Desespero de um escritor
Alarido gigantesco. Para lá, correm uns; para cá, outros, amontoados, estão vazios por dentro. Há uma seara de sentimentos inimaginável. O tropel aumenta. Esguio, tento colocar um terceiro olho no meio da testa: quero ver. Nada. Fundamento centenas de decisões em segundos. Começo a agir, observo; paro. Esse banzé é meu pensamento. Ele dissocia-se rápido; depois associa-se. No fim, não conclui nada. Em minha cabeça havia um revolver apontado. Dê-me tudo, ouvi. A reação absoluta foi o relato acima. Em pouco tempo, roubou-me ele. Levou-me tudo, ou quase. Sarjeta mísera das minhas qualidades inestimáveis... Como pôde? O que pode, aliás - e como um suplício - derrubar-me assim? Não era a morte que me importava; era apenas a continuidade; o desenvolver do que posso. Era isso. Como um relâmpago que corta a noite ensolarada, disse: Tu, tu, ó moço ilibado, peço-te apenas que me deixe – o que já é pouco – os sonhos. Seria muito pedir-lhe que não me roubasse meus sonhos?

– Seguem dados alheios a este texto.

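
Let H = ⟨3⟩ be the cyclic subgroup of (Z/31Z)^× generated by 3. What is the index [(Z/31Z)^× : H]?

1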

E os sonhos, assim – em segredo – ficaram, como hão de ficar todos os nossos frutos na terra. Aliás, nossos únicos frutos: os sonhos. Ficaram para mim - que sou leitor superficial -; mas não para ele, e é o que segue.
Esse foi, fundamentalmente, o relato precário do senhor Plácido Ferreira. Egrégio homem, venturoso e prestativo para a sua pátria, desejou apenas – durante toda sua vida (e olhe que aqui a filosofia de Schopenhauer pode ser contrariada) – a publicação de seu filho, seu primogênito e único filho: o livro. Recusado, resolveu, em um mínimo laivo de banzo, verter – como Werther um dia o fez – suas lágrimas. A elas não seguiu-se (como ao nosso jovem poeta sonhador) o suicídio; seguiu-se, porém, o esmorecer de uma vida irrealizada; a perda de uma força inestimável. Foi-se, assim, a magnânima e última energia: a criação. Eu, que apenas sou um relator coberto de cartas, mostro o quão doloroso é ser desacreditado, ainda que resguardado de pundonor sentimento; mostro, também, o que é estar preso, fortuitamente, aos preconceitos da idade (contava ele vinte e cinco anos). Muitos sentiram-se como ele; outros sentir-se-ão. Ele, hoje desfeito da escrita, discorda do significado da palavra esperança. Meu único desejo é que isso desfaça-se. Acha tu, ó Plácido, o pote de ouro de tu’alma; vê, a sós, como é lindo teu interior, como o é o de qualquer verdadeiro poeta.